The company on Monday said it has reached a settlement with Samsung to end all pending intellectual property litigation in the US. The deal was just in time -- the US International Trade Commission was slated to issue a decision later Monday as to whether it would ban Nvidia products from sale in the US. But with the suit dismissed, it no longer has to. In December, a judge had said Nvidia infringed Samsung's chip patents.

"The settlement includes the licensing of a small number of patents by each company to the other, but no broad cross-licensing of patents or other compensation," Nvidia said in a press release. It declined to comment further or give details of the agreement.

Samsung said in a statement that it is "happy to resolve this dispute through a fair settlement."


Nvidia's patent infringement suit against Samsung didn't quite go as it expected. The company, which is best known for making graphics chips for PCs, filed suit against Samsung and Qualcomm -- which provides chips for many Samsung devices -- in September 2014. It accused them of ripping off its graphics technology for their smartphone chips. Samsung countersued.

This past October, an ITC administrative law judge wrote that Samsung didn't infringe on Nvidia's graphics patents. He also determined one of Nvidia's three patents was invalid because the technology had already been covered in previously known patents. Then in December, the ITC upheld that initial ruling and said that Nvidia actually infringed on Samsung's patents. The final ITC decision about the case was slated to be announced Monday.
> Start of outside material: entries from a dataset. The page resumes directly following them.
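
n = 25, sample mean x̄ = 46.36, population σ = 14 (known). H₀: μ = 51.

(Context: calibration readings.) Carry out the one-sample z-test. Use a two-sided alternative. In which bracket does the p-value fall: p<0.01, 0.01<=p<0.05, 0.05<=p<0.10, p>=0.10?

p-value bracket: 0.05<=p<0.10

SE = σ/√n = 14/√25 = 2.8000
z = (x̄−μ₀)/SE = (46.36−51)/2.8000 = -1.6571
p-value (two-sided) = 0.09749
→ bracket: 0.05<=p<0.10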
Qualcomm was only involved in Nvidia's initial case against Samsung, not in other spats at the ITC and in Virginia. The plans to dismiss all litigation with Samsung also will drop the case against Qualcomm, which declined to comment.

The fight between Samsung and Nvidia was only the latest in a series of lawsuits in the hot mobile sector. The most notable has been the battle between Apple and Samsung, the world's two biggest mobile companies. The companies have been fighting for the past several years over technology used in its smartphones and tablets. The two companies in 2014 agreed to settle all disputes outside the US, but the US Supreme Court has said it would take up their case this year.